Son zamanlarda ise bana karşı hislerinin tükendiğini, vefadan kaynaklı duyduğu bir sevginin olduğunu, eşi olarak göremediğini ve hissedemediğini söylüyordu. İlk zamanlar çok kırıldım ama sonralarında kendi haline bırakmama rağmen tutumu değişmedi. 2 defa profesyonel destek aldık. Obsesif kompulsif bozukluk teşhisi koyuldu ama tedaviye yanaşmadı. Israrla bu evliliğin onu bu hale getirdiğini söylüyordu. Ama istisnasız eve vaktinde gelip, her sabah giderken beni öperek çıkıyordu evden.

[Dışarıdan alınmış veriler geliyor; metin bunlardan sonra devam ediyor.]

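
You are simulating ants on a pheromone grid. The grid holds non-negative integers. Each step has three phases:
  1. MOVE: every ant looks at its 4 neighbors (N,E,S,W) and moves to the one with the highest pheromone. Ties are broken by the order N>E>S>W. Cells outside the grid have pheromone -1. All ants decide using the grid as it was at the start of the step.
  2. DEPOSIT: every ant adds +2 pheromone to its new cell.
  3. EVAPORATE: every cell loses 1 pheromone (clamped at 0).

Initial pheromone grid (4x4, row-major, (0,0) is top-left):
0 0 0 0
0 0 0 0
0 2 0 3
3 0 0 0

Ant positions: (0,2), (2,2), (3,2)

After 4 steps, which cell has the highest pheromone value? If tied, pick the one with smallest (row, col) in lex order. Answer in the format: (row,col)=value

Step 1: ant0:(0,2)->E->(0,3) | ant1:(2,2)->E->(2,3) | ant2:(3,2)->N->(2,2)
  grid max=4 at (2,3)
Step 2: ant0:(0,3)->S->(1,3) | ant1:(2,3)->W->(2,2) | ant2:(2,2)->E->(2,3)
  grid max=5 at (2,3)
Step 3: ant0:(1,3)->S->(2,3) | ant1:(2,2)->E->(2,3) | ant2:(2,3)->W->(2,2)
  grid max=8 at (2,3)
Step 4: ant0:(2,3)->W->(2,2) | ant1:(2,3)->W->(2,2) | ant2:(2,2)->E->(2,3)
  grid max=9 at (2,3)
Final grid:
  0 0 0 0
  0 0 0 0
  0 0 6 9
  0 0 0 0
Max pheromone 9 at (2,3)

Answer: (2,3)=9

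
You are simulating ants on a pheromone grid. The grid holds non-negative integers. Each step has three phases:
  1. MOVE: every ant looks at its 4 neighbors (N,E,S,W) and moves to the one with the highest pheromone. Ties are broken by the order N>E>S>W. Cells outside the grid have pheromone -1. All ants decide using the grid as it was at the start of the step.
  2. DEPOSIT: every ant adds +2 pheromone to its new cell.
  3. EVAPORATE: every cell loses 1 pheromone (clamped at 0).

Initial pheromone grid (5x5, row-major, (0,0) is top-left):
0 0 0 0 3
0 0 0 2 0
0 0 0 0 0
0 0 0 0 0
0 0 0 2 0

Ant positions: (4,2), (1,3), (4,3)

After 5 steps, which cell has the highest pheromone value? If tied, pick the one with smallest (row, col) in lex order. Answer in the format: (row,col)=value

Answer: (4,3)=7

Derivation:
Step 1: ant0:(4,2)->E->(4,3) | ant1:(1,3)->N->(0,3) | ant2:(4,3)->N->(3,3)
  grid max=3 at (4,3)
Step 2: ant0:(4,3)->N->(3,3) | ant1:(0,3)->E->(0,4) | ant2:(3,3)->S->(4,3)
  grid max=4 at (4,3)
Step 3: ant0:(3,3)->S->(4,3) | ant1:(0,4)->S->(1,4) | ant2:(4,3)->N->(3,3)
  grid max=5 at (4,3)
Step 4: ant0:(4,3)->N->(3,3) | ant1:(1,4)->N->(0,4) | ant2:(3,3)->S->(4,3)
  grid max=6 at (4,3)
Step 5: ant0:(3,3)->S->(4,3) | ant1:(0,4)->S->(1,4) | ant2:(4,3)->N->(3,3)
  grid max=7 at (4,3)
Final grid:
  0 0 0 0 2
  0 0 0 0 1
  0 0 0 0 0
  0 0 0 5 0
  0 0 0 7 0
Max pheromone 7 at (4,3)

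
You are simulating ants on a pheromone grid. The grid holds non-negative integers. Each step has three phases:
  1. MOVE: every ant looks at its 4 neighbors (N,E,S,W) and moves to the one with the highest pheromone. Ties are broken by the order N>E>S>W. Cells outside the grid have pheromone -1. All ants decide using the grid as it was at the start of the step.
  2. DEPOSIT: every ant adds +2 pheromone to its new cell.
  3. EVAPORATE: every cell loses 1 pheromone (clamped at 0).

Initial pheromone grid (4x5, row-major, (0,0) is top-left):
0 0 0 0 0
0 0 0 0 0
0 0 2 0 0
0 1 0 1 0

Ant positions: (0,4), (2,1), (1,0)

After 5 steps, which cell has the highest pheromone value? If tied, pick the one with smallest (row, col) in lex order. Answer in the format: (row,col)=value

Step 1: ant0:(0,4)->S->(1,4) | ant1:(2,1)->E->(2,2) | ant2:(1,0)->N->(0,0)
  grid max=3 at (2,2)
Step 2: ant0:(1,4)->N->(0,4) | ant1:(2,2)->N->(1,2) | ant2:(0,0)->E->(0,1)
  grid max=2 at (2,2)
Step 3: ant0:(0,4)->S->(1,4) | ant1:(1,2)->S->(2,2) | ant2:(0,1)->E->(0,2)
  grid max=3 at (2,2)
Step 4: ant0:(1,4)->N->(0,4) | ant1:(2,2)->N->(1,2) | ant2:(0,2)->E->(0,3)
  grid max=2 at (2,2)
Step 5: ant0:(0,4)->W->(0,3) | ant1:(1,2)->S->(2,2) | ant2:(0,3)->E->(0,4)
  grid max=3 at (2,2)
Final grid:
  0 0 0 2 2
  0 0 0 0 0
  0 0 3 0 0
  0 0 0 0 0
Max pheromone 3 at (2,2)

Answer: (2,2)=3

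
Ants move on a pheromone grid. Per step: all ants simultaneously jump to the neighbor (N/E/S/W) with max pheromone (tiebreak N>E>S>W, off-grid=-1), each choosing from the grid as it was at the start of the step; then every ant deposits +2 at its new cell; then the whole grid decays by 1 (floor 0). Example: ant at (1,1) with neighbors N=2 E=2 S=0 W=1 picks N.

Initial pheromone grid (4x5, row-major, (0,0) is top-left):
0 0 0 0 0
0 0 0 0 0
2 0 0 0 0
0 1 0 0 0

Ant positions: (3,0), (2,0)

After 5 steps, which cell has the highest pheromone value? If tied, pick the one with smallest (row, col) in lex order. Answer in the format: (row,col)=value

Step 1: ant0:(3,0)->N->(2,0) | ant1:(2,0)->N->(1,0)
  grid max=3 at (2,0)
Step 2: ant0:(2,0)->N->(1,0) | ant1:(1,0)->S->(2,0)
  grid max=4 at (2,0)
Step 3: ant0:(1,0)->S->(2,0) | ant1:(2,0)->N->(1,0)
  grid max=5 at (2,0)
Step 4: ant0:(2,0)->N->(1,0) | ant1:(1,0)->S->(2,0)
  grid max=6 at (2,0)
Step 5: ant0:(1,0)->S->(2,0) | ant1:(2,0)->N->(1,0)
  grid max=7 at (2,0)
Final grid:
  0 0 0 0 0
  5 0 0 0 0
  7 0 0 0 0
  0 0 0 0 0
Max pheromone 7 at (2,0)

Answer: (2,0)=7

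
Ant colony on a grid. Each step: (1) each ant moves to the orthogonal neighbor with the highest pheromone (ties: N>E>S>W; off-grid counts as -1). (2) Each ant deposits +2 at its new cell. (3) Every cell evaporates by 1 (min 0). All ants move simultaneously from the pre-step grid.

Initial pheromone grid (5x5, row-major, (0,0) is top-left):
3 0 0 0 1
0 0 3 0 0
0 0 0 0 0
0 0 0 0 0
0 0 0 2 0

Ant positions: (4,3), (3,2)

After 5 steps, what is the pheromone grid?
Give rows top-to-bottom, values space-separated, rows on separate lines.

After step 1: ants at (3,3),(2,2)
  2 0 0 0 0
  0 0 2 0 0
  0 0 1 0 0
  0 0 0 1 0
  0 0 0 1 0
After step 2: ants at (4,3),(1,2)
  1 0 0 0 0
  0 0 3 0 0
  0 0 0 0 0
  0 0 0 0 0
  0 0 0 2 0
After step 3: ants at (3,3),(0,2)
  0 0 1 0 0
  0 0 2 0 0
  0 0 0 0 0
  0 0 0 1 0
  0 0 0 1 0
After step 4: ants at (4,3),(1,2)
  0 0 0 0 0
  0 0 3 0 0
  0 0 0 0 0
  0 0 0 0 0
  0 0 0 2 0
After step 5: ants at (3,3),(0,2)
  0 0 1 0 0
  0 0 2 0 0
  0 0 0 0 0
  0 0 0 1 0
  0 0 0 1 0

0 0 1 0 0
0 0 2 0 0
0 0 0 0 0
0 0 0 1 0
0 0 0 1 0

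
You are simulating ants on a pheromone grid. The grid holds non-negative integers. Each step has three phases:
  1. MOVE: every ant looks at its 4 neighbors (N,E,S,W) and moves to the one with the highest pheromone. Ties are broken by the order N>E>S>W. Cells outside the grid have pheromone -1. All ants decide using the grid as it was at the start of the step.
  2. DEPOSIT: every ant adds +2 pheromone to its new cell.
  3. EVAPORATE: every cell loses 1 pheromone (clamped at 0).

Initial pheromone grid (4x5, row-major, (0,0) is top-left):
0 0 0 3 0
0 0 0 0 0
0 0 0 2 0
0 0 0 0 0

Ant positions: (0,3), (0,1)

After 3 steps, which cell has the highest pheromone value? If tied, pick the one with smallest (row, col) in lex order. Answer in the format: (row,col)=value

Answer: (0,3)=4

Derivation:
Step 1: ant0:(0,3)->E->(0,4) | ant1:(0,1)->E->(0,2)
  grid max=2 at (0,3)
Step 2: ant0:(0,4)->W->(0,3) | ant1:(0,2)->E->(0,3)
  grid max=5 at (0,3)
Step 3: ant0:(0,3)->E->(0,4) | ant1:(0,3)->E->(0,4)
  grid max=4 at (0,3)
Final grid:
  0 0 0 4 3
  0 0 0 0 0
  0 0 0 0 0
  0 0 0 0 0
Max pheromone 4 at (0,3)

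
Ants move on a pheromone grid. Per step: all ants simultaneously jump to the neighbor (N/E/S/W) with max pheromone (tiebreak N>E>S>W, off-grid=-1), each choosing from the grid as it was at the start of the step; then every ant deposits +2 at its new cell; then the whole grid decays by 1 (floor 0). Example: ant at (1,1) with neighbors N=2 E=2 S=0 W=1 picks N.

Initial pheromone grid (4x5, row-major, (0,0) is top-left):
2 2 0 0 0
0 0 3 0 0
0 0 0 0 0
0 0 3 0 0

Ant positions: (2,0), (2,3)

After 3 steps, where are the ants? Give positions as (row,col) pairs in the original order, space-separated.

Step 1: ant0:(2,0)->N->(1,0) | ant1:(2,3)->N->(1,3)
  grid max=2 at (1,2)
Step 2: ant0:(1,0)->N->(0,0) | ant1:(1,3)->W->(1,2)
  grid max=3 at (1,2)
Step 3: ant0:(0,0)->E->(0,1) | ant1:(1,2)->N->(0,2)
  grid max=2 at (1,2)

(0,1) (0,2)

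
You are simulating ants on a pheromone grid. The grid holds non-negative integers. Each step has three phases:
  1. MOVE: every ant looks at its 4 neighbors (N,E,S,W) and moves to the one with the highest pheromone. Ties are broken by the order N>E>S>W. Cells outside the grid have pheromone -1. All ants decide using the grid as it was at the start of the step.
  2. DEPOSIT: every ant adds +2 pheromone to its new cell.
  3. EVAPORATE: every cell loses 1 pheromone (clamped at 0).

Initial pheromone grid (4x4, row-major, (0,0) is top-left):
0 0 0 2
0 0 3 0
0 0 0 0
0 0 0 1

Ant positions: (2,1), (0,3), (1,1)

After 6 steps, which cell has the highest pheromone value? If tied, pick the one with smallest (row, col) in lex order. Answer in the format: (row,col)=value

Step 1: ant0:(2,1)->N->(1,1) | ant1:(0,3)->S->(1,3) | ant2:(1,1)->E->(1,2)
  grid max=4 at (1,2)
Step 2: ant0:(1,1)->E->(1,2) | ant1:(1,3)->W->(1,2) | ant2:(1,2)->E->(1,3)
  grid max=7 at (1,2)
Step 3: ant0:(1,2)->E->(1,3) | ant1:(1,2)->E->(1,3) | ant2:(1,3)->W->(1,2)
  grid max=8 at (1,2)
Step 4: ant0:(1,3)->W->(1,2) | ant1:(1,3)->W->(1,2) | ant2:(1,2)->E->(1,3)
  grid max=11 at (1,2)
Step 5: ant0:(1,2)->E->(1,3) | ant1:(1,2)->E->(1,3) | ant2:(1,3)->W->(1,2)
  grid max=12 at (1,2)
Step 6: ant0:(1,3)->W->(1,2) | ant1:(1,3)->W->(1,2) | ant2:(1,2)->E->(1,3)
  grid max=15 at (1,2)
Final grid:
  0 0 0 0
  0 0 15 10
  0 0 0 0
  0 0 0 0
Max pheromone 15 at (1,2)

Answer: (1,2)=15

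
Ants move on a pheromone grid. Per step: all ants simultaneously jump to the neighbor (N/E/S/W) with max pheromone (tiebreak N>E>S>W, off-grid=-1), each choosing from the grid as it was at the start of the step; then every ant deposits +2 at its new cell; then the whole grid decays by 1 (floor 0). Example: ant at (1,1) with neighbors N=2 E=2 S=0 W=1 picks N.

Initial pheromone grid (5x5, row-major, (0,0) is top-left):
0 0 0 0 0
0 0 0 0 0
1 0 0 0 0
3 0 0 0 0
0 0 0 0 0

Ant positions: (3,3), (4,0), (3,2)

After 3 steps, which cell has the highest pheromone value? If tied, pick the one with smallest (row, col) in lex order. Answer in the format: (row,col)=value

Step 1: ant0:(3,3)->N->(2,3) | ant1:(4,0)->N->(3,0) | ant2:(3,2)->N->(2,2)
  grid max=4 at (3,0)
Step 2: ant0:(2,3)->W->(2,2) | ant1:(3,0)->N->(2,0) | ant2:(2,2)->E->(2,3)
  grid max=3 at (3,0)
Step 3: ant0:(2,2)->E->(2,3) | ant1:(2,0)->S->(3,0) | ant2:(2,3)->W->(2,2)
  grid max=4 at (3,0)
Final grid:
  0 0 0 0 0
  0 0 0 0 0
  0 0 3 3 0
  4 0 0 0 0
  0 0 0 0 0
Max pheromone 4 at (3,0)

Answer: (3,0)=4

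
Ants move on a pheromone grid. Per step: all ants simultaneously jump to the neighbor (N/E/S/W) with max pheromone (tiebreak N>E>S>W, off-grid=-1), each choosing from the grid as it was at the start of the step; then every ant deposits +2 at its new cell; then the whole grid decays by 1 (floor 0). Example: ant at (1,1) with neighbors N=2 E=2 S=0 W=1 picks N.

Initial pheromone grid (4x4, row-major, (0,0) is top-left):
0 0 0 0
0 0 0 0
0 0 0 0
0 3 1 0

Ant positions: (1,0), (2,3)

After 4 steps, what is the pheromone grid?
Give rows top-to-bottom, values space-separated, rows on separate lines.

After step 1: ants at (0,0),(1,3)
  1 0 0 0
  0 0 0 1
  0 0 0 0
  0 2 0 0
After step 2: ants at (0,1),(0,3)
  0 1 0 1
  0 0 0 0
  0 0 0 0
  0 1 0 0
After step 3: ants at (0,2),(1,3)
  0 0 1 0
  0 0 0 1
  0 0 0 0
  0 0 0 0
After step 4: ants at (0,3),(0,3)
  0 0 0 3
  0 0 0 0
  0 0 0 0
  0 0 0 0

0 0 0 3
0 0 0 0
0 0 0 0
0 0 0 0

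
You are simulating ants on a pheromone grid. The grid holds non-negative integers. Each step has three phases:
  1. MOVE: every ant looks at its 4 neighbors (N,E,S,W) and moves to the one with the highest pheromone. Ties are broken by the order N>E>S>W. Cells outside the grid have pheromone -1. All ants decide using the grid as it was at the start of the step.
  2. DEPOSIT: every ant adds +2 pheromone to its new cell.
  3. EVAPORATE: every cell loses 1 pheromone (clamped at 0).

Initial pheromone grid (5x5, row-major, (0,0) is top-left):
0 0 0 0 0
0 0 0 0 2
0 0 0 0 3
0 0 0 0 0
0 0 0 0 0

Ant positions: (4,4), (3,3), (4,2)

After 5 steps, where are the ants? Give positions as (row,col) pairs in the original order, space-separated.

Step 1: ant0:(4,4)->N->(3,4) | ant1:(3,3)->N->(2,3) | ant2:(4,2)->N->(3,2)
  grid max=2 at (2,4)
Step 2: ant0:(3,4)->N->(2,4) | ant1:(2,3)->E->(2,4) | ant2:(3,2)->N->(2,2)
  grid max=5 at (2,4)
Step 3: ant0:(2,4)->N->(1,4) | ant1:(2,4)->N->(1,4) | ant2:(2,2)->N->(1,2)
  grid max=4 at (2,4)
Step 4: ant0:(1,4)->S->(2,4) | ant1:(1,4)->S->(2,4) | ant2:(1,2)->N->(0,2)
  grid max=7 at (2,4)
Step 5: ant0:(2,4)->N->(1,4) | ant1:(2,4)->N->(1,4) | ant2:(0,2)->E->(0,3)
  grid max=6 at (2,4)

(1,4) (1,4) (0,3)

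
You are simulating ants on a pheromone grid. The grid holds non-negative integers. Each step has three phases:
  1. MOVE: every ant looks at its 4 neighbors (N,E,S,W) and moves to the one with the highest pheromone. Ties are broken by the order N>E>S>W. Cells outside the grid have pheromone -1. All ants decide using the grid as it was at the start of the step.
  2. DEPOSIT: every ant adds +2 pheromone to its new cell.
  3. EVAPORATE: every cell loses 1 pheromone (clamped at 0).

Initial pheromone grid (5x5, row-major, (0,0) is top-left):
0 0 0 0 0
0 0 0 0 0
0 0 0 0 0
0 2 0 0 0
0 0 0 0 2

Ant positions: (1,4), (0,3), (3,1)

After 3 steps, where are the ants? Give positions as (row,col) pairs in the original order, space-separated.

Step 1: ant0:(1,4)->N->(0,4) | ant1:(0,3)->E->(0,4) | ant2:(3,1)->N->(2,1)
  grid max=3 at (0,4)
Step 2: ant0:(0,4)->S->(1,4) | ant1:(0,4)->S->(1,4) | ant2:(2,1)->S->(3,1)
  grid max=3 at (1,4)
Step 3: ant0:(1,4)->N->(0,4) | ant1:(1,4)->N->(0,4) | ant2:(3,1)->N->(2,1)
  grid max=5 at (0,4)

(0,4) (0,4) (2,1)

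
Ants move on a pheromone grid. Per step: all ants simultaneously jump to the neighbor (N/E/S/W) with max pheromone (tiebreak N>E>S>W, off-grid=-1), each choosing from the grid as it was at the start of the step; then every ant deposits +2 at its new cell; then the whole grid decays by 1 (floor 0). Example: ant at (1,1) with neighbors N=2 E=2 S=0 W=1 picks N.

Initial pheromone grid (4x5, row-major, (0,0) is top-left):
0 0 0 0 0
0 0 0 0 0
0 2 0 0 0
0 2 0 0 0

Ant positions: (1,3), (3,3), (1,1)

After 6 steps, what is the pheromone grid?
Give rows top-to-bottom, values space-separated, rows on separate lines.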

En son olay ise yılbaşı akşamı koptu. bir gün öncesinden eşim bana birlikte birşey yapmak istemediğini, hevesi olmadığını söyledi. Sonra ailesiyle birlikte vakit geçireceğini söyledi ve bana sen de gel, birlikte gidelim vs yerine lütfeder gibi "evde tek başına kalacaksan yanımıza gelebilirsin ya da dışarı çıkacaksan da almaya gelebilirim. ha eve gelmeyeceksen onu bilemem tabi" diyerek gitti. Sonra babam aradı eşimi sorunca bende durumu anlattım. Sinirlenip eşimi aramış ve neden ayrısınız diye sorunca babama evliliği yürütmek istemediğini vs söylemiş. Babam da uzatmaya gerek yok o zaman boşanın demiş. o gece saat 2,5 ta geldi eve ve ben ilk defa yeni yılımı tek başıma ağlayarak geçirdim. Geldiğinde kızgındım, nasıl bir vicdanın var senin, aynaya baktığında utanmıyor musun kendinden? evde yalnız kalmaktan korktuğumu bile bile çıkıp gittin, nasıl bi insansın sen? diye söylendim.. Alkollüydü ve tartışma bir anda başladı haliyle. Sonra bende hakim olamadım kendime ve zorla telefonunu almaya çalıştım. bu defa iyice sinirlendi ve kuzeni olan yan komşumuza geçti. ardından ben de gittim ve kapıyı açmadılar. o ara kendi ailesini ve benim ailemi aramış gelin diye. Sonra maaile toplandık. Mutsuz olduğunu, evliliğin onu bunalttığını ve daha fazla yürütemeyeceğini söyledi. ailesi de destekledi tabi..Ben de sen istedin diye evlenmedim, sen istiyorsun diye de boşanmayacağım dedim. Sonra eşyalarının bir kısmını aldı ve ailesiyle birlikte gitti. Ailesinin söylediği tek şey, belki iyi gelir, şimdilik ayrı kalın oldu. ama bu tutumdalarken hiç pozitif bir yönlendirme yapacaklarını sanmıyorum.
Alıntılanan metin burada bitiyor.